Provocation Questions:

  • What is the connection between a growth mindset and these essential elements?
  • Why are concepts, skills, knowledge, attitudes, and action necessary for learning? What would happen if one element was missing?
  • How do the different elements support each other?

featured image: DeathToTheStockPhoto

3 Replies to “Inquiry Into the 5 Essential Elements of the PYP”

  1. Hi Mary,

    Great questions that are definitely worth pondering. Thank you for sharing your reflections.

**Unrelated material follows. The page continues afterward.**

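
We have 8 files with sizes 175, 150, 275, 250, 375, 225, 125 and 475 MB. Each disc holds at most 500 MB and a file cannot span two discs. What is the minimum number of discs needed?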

    Too often, these elements are laminated and not lived. They are used as classroom wallpaper without further discussion, exploration or development. I agree that they are all important and interlinked. They are all necessary for the development of the Learner Profile attributes and, ultimately, international-mindedness. Since this is our goal, I see a place for all of them. I appreciate how they stretch our focus beyond academic achievement. An education that is purely academic is no longer sufficient.

    Thanks again for sharing your thoughts.

    Best,

    Adam

      1. Love it! Thanks for sharing it with me (I just shared it on Twitter). I like the idea that the digital age is not about hardware or software. It’s about a mindset and a new way of living. As educators, we become irrelevant if we don’t embrace this mindset. Worse than that, we are doing a disservice to the kids.